Young also found a deeply personal connection to that sequence. “The first time that happens for an Asian adoptee is significant. There’s a discomfort, yet there’s also a recognition and a feeling of home at the same time. Justin shows that in how he plays Antonio in that scene,” she said. “All of us adoptees that have gone into the discovery of our Asian identity have the memory of when that happened very present.”
Key to the discovery is the character of Parker, not only because she offers Antonio a community but also because of her buoyancy in spite of her terminal illness. As a result of spending time with her, Antonio is more introspective about his devastating circumstances in relation to someone undergoing something even graver.

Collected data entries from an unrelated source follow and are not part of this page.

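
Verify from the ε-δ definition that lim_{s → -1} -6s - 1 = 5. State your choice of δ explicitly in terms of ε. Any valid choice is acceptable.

δ = ε/6

Let ε > 0. We need δ > 0 so that 0 < |s + 1| < δ implies |(-6s - 1) − 5| < ε.
|(-6s - 1) − 5| = |-6s - 6| = 6|s + 1|.
Thus it suffices that |s + 1| < ε/6.
Choosing δ = ε/6 gives |(-6s - 1) − 5| = 6|s + 1| < ε whenever |s + 1| < δ.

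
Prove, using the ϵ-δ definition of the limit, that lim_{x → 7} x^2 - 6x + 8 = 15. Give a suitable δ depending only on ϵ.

Let ϵ > 0. We want δ > 0 such that 0 < |x − 7| < δ implies |(x^2 - 6x + 8) − 15| < ϵ.
(x^2 - 6x + 8) − 15 = x^2 - 6x - 7 = (x − 7)(x + 1).
So |(x^2 - 6x + 8) − 15| = |x − 7|·|x + 1|.
Assume first that |x − 7| < 1, so |x| < 8. Then |x + 1| ≤ 8 + 1 = 9.
Hence |(x^2 - 6x + 8) − 15| ≤ 9|x − 7| < ϵ provided |x − 7| < ϵ/9.
Take δ = min(1, ϵ/9). Then 0 < |x − 7| < δ gives both |x − 7| < 1 and |x − 7| < ϵ/9, so |(x^2 - 6x + 8) − 15| < ϵ.

δ = min(1, ϵ/9)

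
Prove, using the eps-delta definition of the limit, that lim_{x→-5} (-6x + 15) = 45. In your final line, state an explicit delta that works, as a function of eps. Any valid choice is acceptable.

delta = eps/6

Let eps > 0. We need delta > 0 so that 0 < |x + 5| < delta implies |(-6x + 15) − 45| < eps.
|(-6x + 15) − 45| = |-6x - 30| = 6|x + 5|.
Thus it suffices that |x + 5| < eps/6.
Take delta = eps/6. If 0 < |x + 5| < delta then |(-6x + 15) − 45| = 6|x + 5| < 6·(eps/6) = eps.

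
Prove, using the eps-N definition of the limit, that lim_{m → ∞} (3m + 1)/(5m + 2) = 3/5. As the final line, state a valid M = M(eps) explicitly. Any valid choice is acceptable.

Suppose eps > 0. For m ≥ 1, |(3m + 1)/(5m + 2) − (3/5)| = |-1|/(5(5m + 2)) = 1/(5(5m + 2)).
Since 5m + 2 ≥ 5m for m ≥ 1, this is ≤ 1/(5·5m) = (1/25)/m.
So |(3m + 1)/(5m + 2) − (3/5)| < eps whenever m > (1/25)/eps.
Take M = (1/25)/eps. If m > M then |(3m + 1)/(5m + 2) − (3/5)| ≤ (1/25)/m < eps.

M = (1/25)/eps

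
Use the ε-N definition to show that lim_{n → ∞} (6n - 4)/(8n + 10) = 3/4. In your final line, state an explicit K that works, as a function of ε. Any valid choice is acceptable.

K = (23/16)/ε

Let ε > 0 be given. For n ≥ 1, |(6n - 4)/(8n + 10) − (3/4)| = |-92|/(8(8n + 10)) = 92/(8(8n + 10)).
Since 8n + 10 ≥ 8n for n ≥ 1, this is ≤ 92/(8·8n) = (23/16)/n.
So |(6n - 4)/(8n + 10) − (3/4)| < ε whenever n > (23/16)/ε.
Take K = (23/16)/ε. If n > K then |(6n - 4)/(8n + 10) − (3/4)| ≤ (23/16)/n < ε.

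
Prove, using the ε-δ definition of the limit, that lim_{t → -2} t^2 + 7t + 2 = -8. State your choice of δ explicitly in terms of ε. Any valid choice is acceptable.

δ = min(2, ε/9)

Fix ε > 0. We want δ > 0 such that 0 < |t + 2| < δ implies |(t^2 + 7t + 2) + 8| < ε.
(t^2 + 7t + 2) + 8 = t^2 + 7t + 10 = (t + 2)(t + 5).
So |(t^2 + 7t + 2) + 8| = |t + 2|·|t + 5|.
Assume first that |t + 2| < 2, so |t| < 4. Then |t + 5| ≤ 4 + 5 = 9.
Hence |(t^2 + 7t + 2) + 8| ≤ 9|t + 2| < ε provided |t + 2| < ε/9.
Take δ = min(2, ε/9). Then 0 < |t + 2| < δ gives both |t + 2| < 2 and |t + 2| < ε/9, so |(t^2 + 7t + 2) + 8| < ε.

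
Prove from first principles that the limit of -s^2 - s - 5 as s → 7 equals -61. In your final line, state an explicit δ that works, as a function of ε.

δ = min(2, ε/17)

Suppose ε > 0. We want δ > 0 such that 0 < |s − 7| < δ implies |(-s^2 - s - 5) + 61| < ε.
(-s^2 - s - 5) + 61 = -s^2 - s + 56 = (s − 7)(-s - 8).
So |(-s^2 - s - 5) + 61| = |s − 7|·|-s - 8|.
Assume first that |s − 7| < 2, so |s| < 9. Then |-s - 8| ≤ 9 + 8 = 17.
Hence |(-s^2 - s - 5) + 61| ≤ 17|s − 7| < ε provided |s − 7| < ε/17.
Choosing δ = min(2, ε/17) ensures both conditions, hence |(-s^2 - s - 5) + 61| < ε.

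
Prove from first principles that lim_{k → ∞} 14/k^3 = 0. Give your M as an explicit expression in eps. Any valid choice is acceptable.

M = (14/eps)^{1/3}

Let eps > 0 be given. For k ≥ 1, |14/k^3 − 0| = 14/k^3.
14/k^3 < eps ⇔ k^3 > 14/eps ⇔ k > (14/eps)^{1/3}.
Take M = (14/eps)^{1/3}. Then k > M implies 14/k^3 < eps.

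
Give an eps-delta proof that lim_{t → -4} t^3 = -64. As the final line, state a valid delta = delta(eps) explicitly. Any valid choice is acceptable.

Suppose eps > 0. We seek delta > 0 with 0 < |t + 4| < delta ⇒ |t^3 + 64| < eps.
Factor: t^3 + 64 = (t + 4)(t^2 - 4t + 16), so |t^3 + 64| = |t + 4|·|t^2 - 4t + 16|.
Impose delta ≤ 1 so that |t| < 5; then |t^2 - 4t + 16| ≤ 61.
Hence |t^3 + 64| ≤ 61|t + 4|, which is < eps once |t + 4| < eps/61.
Take delta = min(1, eps/61). If 0 < |t + 4| < delta then both bounds hold and |t^3 + 64| ≤ 61|t + 4| < 61·(eps/61) = eps.

delta = min(1, eps/61)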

“[Parker] was meant to be a mirror to him, and also a motherly figure, a kind of mentor to guide him on his journey,” said Chon. “They’re both reaching a sort of a death, Antonio’s reaching a death as an American and she’s reaching a physical death.”
For Chon, now with four features as a writer-director a decade away from his days as part of the “Twilight” franchise cast, the impetus remains reframing cinema’s still narrow vision of who gets to be an American on screen. And what that means.
“My films have always been consistent in that I’m trying to bring empathy to my community, to Asian Americans. All of them have that in them and they also have diversity, even within one minority group,” he said. “One of my goals in filmmaking is showing how we can coexist in this country and how much we’re more alike than different. That’s what I aim to do in every film.”